So often, as an architect, attention is paid to the visual senses as masses, materiality, and even lighting are carefully chosen for a particular design vision. But how do you as an architect target more intangible things, like building air quality?
I read an article recently that describes one way to track patterns of building air qualitychanges within a room. You see, by using a sensor-embedded Roomba, researchers were able to “map” any detrimental changes in a room’s air quality as the Roomba traveled about its path. So, the next question becomes — what to do with such a map?

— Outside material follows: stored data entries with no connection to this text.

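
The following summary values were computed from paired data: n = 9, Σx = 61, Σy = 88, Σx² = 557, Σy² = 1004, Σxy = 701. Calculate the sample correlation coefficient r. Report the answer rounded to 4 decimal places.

0.7283

Numerator: nΣxy − (Σx)(Σy) = 9·701 − (61)(88) = 941
Denominator: √[(nΣx²−(Σx)²)(nΣy²−(Σy)²)]
  nΣx²−(Σx)² = 9·557 − 3721 = 1292;  nΣy²−(Σy)² = 9·1004 − 7744 = 1292
  √(1292·1292) = √1669264 = 1292.0000
r = 941 / 1292.0000 = 0.7283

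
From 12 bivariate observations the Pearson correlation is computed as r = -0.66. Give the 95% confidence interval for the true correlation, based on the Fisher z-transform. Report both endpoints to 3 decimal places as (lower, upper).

Fisher z: z_r = atanh(r) = ½·ln((1+(-0.66))/(1−(-0.66))) = -0.792814
SE(z) = 1/√(n−3) = 1/√9 = 0.333333
95% ⇒ z* = 1.960; margin = 1.960·0.333333 = 0.653333
CI on z-scale: (-1.446147, -0.139481)
Back-transform: tanh(-1.446147) = -0.894928, tanh(-0.139481) = -0.138583

(-0.895, -0.139)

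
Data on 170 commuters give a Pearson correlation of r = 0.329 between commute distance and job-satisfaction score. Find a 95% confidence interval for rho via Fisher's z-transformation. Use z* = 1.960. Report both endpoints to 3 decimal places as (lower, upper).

(0.188, 0.457)

z_r = atanh(0.329) = 0.341706;  SE = 1/√(n−3) = 1/√167 = 0.077382
z-limits: 0.341706 ± 1.960·0.077382 = 0.341706 ± 0.151669 = [0.190037, 0.493375]
ρ-limits: (tanh 0.190037, tanh 0.493375) = (0.188, 0.457)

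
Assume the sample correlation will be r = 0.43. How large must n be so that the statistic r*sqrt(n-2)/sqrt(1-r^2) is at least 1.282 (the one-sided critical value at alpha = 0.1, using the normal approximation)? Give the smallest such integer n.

10

r√(n−2)/√(1−r²) ≥ 1.282  ⇔  n−2 ≥ (1.282)²·(1−r²)/r²
(1−r²)/r² = (1−0.1849)/0.1849 = 4.4083
n ≥ 2 + 1.643524·4.4083 = 2 + 7.2451 = 9.2451
⌈9.2451⌉ = 10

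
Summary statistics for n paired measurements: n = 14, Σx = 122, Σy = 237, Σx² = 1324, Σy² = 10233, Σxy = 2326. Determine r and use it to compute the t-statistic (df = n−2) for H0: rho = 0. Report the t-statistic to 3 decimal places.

Numerator: nΣxy − (Σx)(Σy) = 14·2326 − (122)(237) = 3650
Denominator: √[(nΣx²−(Σx)²)(nΣy²−(Σy)²)]
  nΣx²−(Σx)² = 14·1324 − 14884 = 3652;  nΣy²−(Σy)² = 14·10233 − 56169 = 87093
  √(3652·87093) = √318063636 = 17834.3387
r = 3650 / 17834.3387 = 0.2047
t = r·√(n−2)/√(1−r²) = 0.2047·√12 / √(1−0.041902) = 0.709102 / 0.978825 = 0.724

0.724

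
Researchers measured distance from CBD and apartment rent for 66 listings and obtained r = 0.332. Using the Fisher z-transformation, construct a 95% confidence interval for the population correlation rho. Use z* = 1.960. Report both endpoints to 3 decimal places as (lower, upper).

(0.098, 0.531)

Fisher z: z_r = atanh(r) = ½·ln((1+0.332)/(1−0.332)) = 0.345074
SE(z) = 1/√(n−3) = 1/√63 = 0.125988
95% ⇒ z* = 1.960; margin = 1.960·0.125988 = 0.246936
CI on z-scale: (0.098138, 0.592010)
Back-transform: tanh(0.098138) = 0.097824, tanh(0.592010) = 0.531340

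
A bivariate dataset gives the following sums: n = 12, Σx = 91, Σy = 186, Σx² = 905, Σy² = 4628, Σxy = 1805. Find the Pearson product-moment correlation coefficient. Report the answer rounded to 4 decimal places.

Numerator: nΣxy − (Σx)(Σy) = 12·1805 − (91)(186) = 4734
Denominator: √[(nΣx²−(Σx)²)(nΣy²−(Σy)²)]
  nΣx²−(Σx)² = 12·905 − 8281 = 2579;  nΣy²−(Σy)² = 12·4628 − 34596 = 20940
  √(2579·20940) = √54004260 = 7348.7591
r = 4734 / 7348.7591 = 0.6442

0.6442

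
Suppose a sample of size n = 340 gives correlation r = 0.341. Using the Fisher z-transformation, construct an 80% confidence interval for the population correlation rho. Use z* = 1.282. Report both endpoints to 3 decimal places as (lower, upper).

Fisher z: z_r = atanh(r) = ½·ln((1+0.341)/(1−0.341)) = 0.355224
SE(z) = 1/√(n−3) = 1/√337 = 0.054473
80% ⇒ z* = 1.282; margin = 1.282·0.054473 = 0.069834
CI on z-scale: (0.285390, 0.425058)
Back-transform: tanh(0.285390) = 0.277886, tanh(0.425058) = 0.401183

(0.278, 0.401)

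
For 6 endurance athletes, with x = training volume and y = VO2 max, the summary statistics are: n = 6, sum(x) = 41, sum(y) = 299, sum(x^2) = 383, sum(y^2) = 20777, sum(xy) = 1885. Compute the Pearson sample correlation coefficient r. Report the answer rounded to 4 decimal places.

-0.2035

S_xy = nΣxy − ΣxΣy = 6·1885 − 41·299 = 11310 − 12259 = -949
S_xx = nΣx² − (Σx)² = 6·383 − 41² = 2298 − 1681 = 617
S_yy = nΣy² − (Σy)² = 6·20777 − 299² = 124662 − 89401 = 35261
r = S_xy / √(S_xx·S_yy) = -949 / √(617·35261) = -949 / √21756037 = -949 / 4664.3367 = -0.2035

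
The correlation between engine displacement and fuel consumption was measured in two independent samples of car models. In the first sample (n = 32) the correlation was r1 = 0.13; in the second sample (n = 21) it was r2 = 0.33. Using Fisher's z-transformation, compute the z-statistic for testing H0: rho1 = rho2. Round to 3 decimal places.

Fisher z-transforms: z1 = atanh(0.13) = 0.130740, z2 = atanh(0.33) = 0.342828; difference d = -0.212088
Var(d) = 1/29 + 1/18 = 0.0344828 + 0.0555556 = 0.0900384
z = d/√Var(d) = -0.212088 / √0.0900384 = -0.212088 / 0.300064 = -0.707

-0.707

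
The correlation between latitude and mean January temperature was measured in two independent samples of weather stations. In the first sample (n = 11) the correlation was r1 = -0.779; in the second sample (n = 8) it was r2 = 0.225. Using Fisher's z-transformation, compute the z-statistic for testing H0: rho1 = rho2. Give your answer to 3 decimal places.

z1 = atanh(-0.779) = -1.042822,  z2 = atanh(0.225) = 0.228917
SE = √(1/(n1−3) + 1/(n2−3)) = √(1/8 + 1/5) = √(0.1250000 + 0.2000000) = √0.3250000 = 0.570088
z = (z1 − z2)/SE = (-1.042822 − 0.228917) / 0.570088 = -1.271739 / 0.570088 = -2.231

-2.231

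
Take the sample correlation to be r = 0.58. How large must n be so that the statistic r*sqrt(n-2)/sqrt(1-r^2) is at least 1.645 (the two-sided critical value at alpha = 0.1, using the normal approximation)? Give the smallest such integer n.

8

Need r·√(n−2)/√(1−r²) ≥ 1.645
√(n−2) ≥ 1.645·√(1−0.3364) / 0.58 = 1.645·0.814616 / 0.58 = 2.3104
n−2 ≥ 5.3379  ⇒  n ≥ 7.3379
Smallest integer n = 8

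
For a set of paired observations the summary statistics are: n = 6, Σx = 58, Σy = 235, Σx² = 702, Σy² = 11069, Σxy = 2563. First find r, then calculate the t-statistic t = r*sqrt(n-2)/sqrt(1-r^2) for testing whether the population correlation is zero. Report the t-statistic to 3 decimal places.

1.378

Numerator: nΣxy − (Σx)(Σy) = 6·2563 − (58)(235) = 1748
Denominator: √[(nΣx²−(Σx)²)(nΣy²−(Σy)²)]
  nΣx²−(Σx)² = 6·702 − 3364 = 848;  nΣy²−(Σy)² = 6·11069 − 55225 = 11189
  √(848·11189) = √9488272 = 3080.3039
r = 1748 / 3080.3039 = 0.5675
t = r·√(n−2)/√(1−r²) = 0.5675·√4 / √(1−0.322056) = 1.135000 / 0.823374 = 1.378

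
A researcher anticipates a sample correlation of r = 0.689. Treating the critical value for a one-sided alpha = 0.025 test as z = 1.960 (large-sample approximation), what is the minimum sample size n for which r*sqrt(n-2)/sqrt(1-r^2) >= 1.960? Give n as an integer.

7

Need r·√(n−2)/√(1−r²) ≥ 1.960
√(n−2) ≥ 1.960·√(1−0.474721) / 0.689 = 1.960·0.724761 / 0.689 = 2.0617
n−2 ≥ 4.2506  ⇒  n ≥ 6.2506
Smallest integer n = 7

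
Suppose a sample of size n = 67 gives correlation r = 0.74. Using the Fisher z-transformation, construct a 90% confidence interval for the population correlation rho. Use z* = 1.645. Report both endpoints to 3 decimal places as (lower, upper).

z_r = atanh(0.74) = 0.950479;  SE = 1/√(n−3) = 1/√64 = 0.125000
z-limits: 0.950479 ± 1.645·0.125000 = 0.950479 ± 0.205625 = [0.744854, 1.156104]
ρ-limits: (tanh 0.744854, tanh 1.156104) = (0.632, 0.820)

(0.632, 0.820)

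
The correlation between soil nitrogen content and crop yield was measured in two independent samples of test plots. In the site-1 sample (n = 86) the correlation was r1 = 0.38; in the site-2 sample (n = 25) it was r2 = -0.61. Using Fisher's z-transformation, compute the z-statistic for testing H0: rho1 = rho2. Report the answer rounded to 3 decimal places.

4.625

Fisher z-transforms: z1 = atanh(0.38) = 0.400060, z2 = atanh(-0.61) = -0.708921; difference d = 1.108981
Var(d) = 1/83 + 1/22 = 0.0120482 + 0.0454545 = 0.0575027
z = d/√Var(d) = 1.108981 / √0.0575027 = 1.108981 / 0.239797 = 4.625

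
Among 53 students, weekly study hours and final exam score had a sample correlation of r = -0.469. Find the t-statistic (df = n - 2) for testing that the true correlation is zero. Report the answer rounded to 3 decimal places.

-3.792

t = r·√(n−2) / √(1−r²) with r = -0.469, n = 53
  = -0.469·√51 / √(1 − 0.219961)
  = -0.469·7.141428 / 0.883198
  = -3.349330 / 0.883198 = -3.792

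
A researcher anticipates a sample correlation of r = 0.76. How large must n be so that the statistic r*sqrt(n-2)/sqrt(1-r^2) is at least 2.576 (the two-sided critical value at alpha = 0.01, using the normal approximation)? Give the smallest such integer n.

Need r·√(n−2)/√(1−r²) ≥ 2.576
√(n−2) ≥ 2.576·√(1−0.5776) / 0.76 = 2.576·0.649923 / 0.76 = 2.2029
n−2 ≥ 4.8528  ⇒  n ≥ 6.8528
Smallest integer n = 7

7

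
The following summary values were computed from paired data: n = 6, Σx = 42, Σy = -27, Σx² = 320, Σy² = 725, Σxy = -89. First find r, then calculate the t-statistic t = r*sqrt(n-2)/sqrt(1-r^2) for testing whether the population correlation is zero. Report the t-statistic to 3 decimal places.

Numerator: nΣxy − (Σx)(Σy) = 6·(-89) − (42)(-27) = 600
Denominator: √[(nΣx²−(Σx)²)(nΣy²−(Σy)²)]
  nΣx²−(Σx)² = 6·320 − 1764 = 156;  nΣy²−(Σy)² = 6·725 − 729 = 3621
  √(156·3621) = √564876 = 751.5823
r = 600 / 751.5823 = 0.7983
t = r·√(n−2)/√(1−r²) = 0.7983·√4 / √(1−0.637283) = 1.596600 / 0.602260 = 2.651

2.651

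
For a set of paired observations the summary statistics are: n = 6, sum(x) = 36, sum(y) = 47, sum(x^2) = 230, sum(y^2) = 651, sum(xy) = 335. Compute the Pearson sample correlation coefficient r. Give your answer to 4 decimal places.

Numerator: nΣxy − (Σx)(Σy) = 6·335 − (36)(47) = 318
Denominator: √[(nΣx²−(Σx)²)(nΣy²−(Σy)²)]
  nΣx²−(Σx)² = 6·230 − 1296 = 84;  nΣy²−(Σy)² = 6·651 − 2209 = 1697
  √(84·1697) = √142548 = 377.5553
r = 318 / 377.5553 = 0.8423

0.8423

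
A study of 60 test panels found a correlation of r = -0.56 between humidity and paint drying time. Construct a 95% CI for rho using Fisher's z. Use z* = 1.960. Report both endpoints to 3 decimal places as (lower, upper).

(-0.713, -0.357)

Fisher z: z_r = atanh(r) = ½·ln((1+(-0.56))/(1−(-0.56))) = -0.632833
SE(z) = 1/√(n−3) = 1/√57 = 0.132453
95% ⇒ z* = 1.960; margin = 1.960·0.132453 = 0.259608
CI on z-scale: (-0.892441, -0.373225)
Back-transform: tanh(-0.892441) = -0.712597, tanh(-0.373225) = -0.356809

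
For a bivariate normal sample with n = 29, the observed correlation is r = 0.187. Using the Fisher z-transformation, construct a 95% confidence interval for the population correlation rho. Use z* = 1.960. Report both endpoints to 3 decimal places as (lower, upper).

z_r = atanh(0.187) = 0.189227;  SE = 1/√(n−3) = 1/√26 = 0.196116
z-limits: 0.189227 ± 1.960·0.196116 = 0.189227 ± 0.384387 = [-0.195160, 0.573614]
ρ-limits: (tanh -0.195160, tanh 0.573614) = (-0.193, 0.518)

(-0.193, 0.518)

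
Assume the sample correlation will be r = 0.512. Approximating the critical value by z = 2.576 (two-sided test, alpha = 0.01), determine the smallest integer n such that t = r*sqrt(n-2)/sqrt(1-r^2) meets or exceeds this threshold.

r√(n−2)/√(1−r²) ≥ 2.576  ⇔  n−2 ≥ (2.576)²·(1−r²)/r²
(1−r²)/r² = (1−0.262144)/0.262144 = 2.8147
n ≥ 2 + 6.635776·2.8147 = 2 + 18.6777 = 20.6777
⌈20.6777⌉ = 21

21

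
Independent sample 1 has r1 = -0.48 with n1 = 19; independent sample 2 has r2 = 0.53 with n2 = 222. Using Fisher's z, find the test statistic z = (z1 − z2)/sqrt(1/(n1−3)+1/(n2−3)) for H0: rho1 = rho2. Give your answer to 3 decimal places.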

First, I would say that air quality within an environment is quite important. And by understanding more about the quality of air within a room’s design, you may be able to spot leaks,off-gasing, or even toxins that invisibly impact your occupant’s health. While using the Roomba is a novel idea, it does invite one to think about what other devices within a room can track and monitor patterns that would otherwise go undetected during lifelong daily occupant use.
The key is to think about the aging process of a building, the changing needs of your occupant, or even the evolving surroundings of your built environment that may well affect the quality of its interior. Thus, your built designed environments need to be maintained and optimized for occupant health.
Thus, I invite you to consider what happens to your designed spaces once built? Do they maintain that “healthy” initial state that they had when they were first constructed? Do you or your occupants have a way to check the more imperceptible living conditions of that space while it is being inhabited? And how might you go beyond the Roomba solution described above, to make sure your design keeps up with your or your occupant’s standards?